À 01:16:02, la narration du documentaire précise qu’Alban manipule Suzy et la menace lorsque celle-ci envisage de cesser de se prostituer. Puis un extrait de la prose d’Alban est lu d’une traite en voix off à 01:16:10, tandis que la caméra glisse en gros plan sur différents fragments des lettres d’origine :

« Du weißt doch, dass ich dich nicht ausschimpfen werde, wenn du alles tust, um Geld zu verdienen. Das wäre gut, wenn wir Freunde bleiben wollen. Ich hoffe, dass du verstehst, sonst muss ich dich strafen. Kapiert? »

[Tu sais bien que je ne te gronderai pas si tu fais ton possible pour gagner de l’argent. Il serait préférable que nous restions amis. J’espère que tu comprends, sans quoi je devrai te punir. Compris ?]

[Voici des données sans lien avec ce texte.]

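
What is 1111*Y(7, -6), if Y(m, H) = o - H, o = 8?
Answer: 15554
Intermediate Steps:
Y(m, H) = 8 - H
1111*Y(7, -6) = 1111*(8 - 1*(-6)) = 1111*(8 + 6) = 1111*14 = 15554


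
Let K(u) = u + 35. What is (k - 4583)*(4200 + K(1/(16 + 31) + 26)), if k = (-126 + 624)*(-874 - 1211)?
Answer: -208862100684/47 ≈ -4.4439e+9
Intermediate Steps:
k = -1038330 (k = 498*(-2085) = -1038330)
K(u) = 35 + u
(k - 4583)*(4200 + K(1/(16 + 31) + 26)) = (-1038330 - 4583)*(4200 + (35 + (1/(16 + 31) + 26))) = -1042913*(4200 + (35 + (1/47 + 26))) = -1042913*(4200 + (35 + 1223/47)) = -1042913*(4200 + 2868/47) = -1042913*200268/47 = -208862100684/47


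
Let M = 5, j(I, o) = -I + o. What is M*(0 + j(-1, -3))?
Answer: -10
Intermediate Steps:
j(I, o) = o - I
M*(0 + j(-1, -3)) = 5*(0 + (-3 - 1*(-1))) = 5*(0 + (-3 + 1)) = 5*(0 - 2) = 5*(-2) = -10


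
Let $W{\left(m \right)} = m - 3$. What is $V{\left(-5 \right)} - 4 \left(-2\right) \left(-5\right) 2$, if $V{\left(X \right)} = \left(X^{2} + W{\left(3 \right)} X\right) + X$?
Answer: $-60$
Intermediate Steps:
$W{\left(m \right)} = -3 + m$
$V{\left(X \right)} = X + X^{2}$ ($V{\left(X \right)} = \left(X^{2} + \left(-3 + 3\right) X\right) + X = \left(X^{2} + 0 X\right) + X = \left(X^{2} + 0\right) + X = X^{2} + X = X + X^{2}$)
$V{\left(-5 \right)} - 4 \left(-2\right) \left(-5\right) 2 = - 5 \left(1 - 5\right) - 4 \left(-2\right) \left(-5\right) 2 = \left(-5\right) \left(-4\right) - 4 \cdot 10 \cdot 2 = 20 - 80 = -60$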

Bien minutée, la séquence fait coïncider le « Kapiert? » final de la voix off et le « Compris ! » souligné à l’écran. On se rend cependant compte, en lisant les lettres visibles à l’image et l’article de Cyril Olivier, que cette citation n’en est pas une, mais qu’il s’agit, là encore, d’un assemblage de phrases sans rapport les unes avec les autres. La première est ainsi sortie de son contexte, un long paragraphe dans lequel Alban manipule la jeune fille en alimentant ses espoirs de bonheur conjugal tout en la poussant à travailler davantage pour lui11. La troisième provient d’une autre lettre, rédigée près de deux mois plus tard et destinée non seulement à Suzy, mais aussi à sa consœur Gilberte. En français, Alban s’adresse aux deux jeunes femmes avec un « vous » collectif pour leur reprocher d’avoir pris en même temps un jour de congé (phrase d’origine non tronquée : « J’espère que vous saurez comprendre sans acte de quoi il s’agit et que vous ne m’obligerez pas à prendre des sanctions, mais je vous préviens que je suis à bout et que j’en ai marre12. »). L’allemand a traduit le « vous » par un « tu », modifiant ainsi le sens de la menace. Ce que les destinataires de la lettre sont censées « comprendre » a également changé entre le texte original et sa citation tronquée en allemand, la phrase précédente n’ayant plus rien à voir. En somme, rien ne colle dans ce passage.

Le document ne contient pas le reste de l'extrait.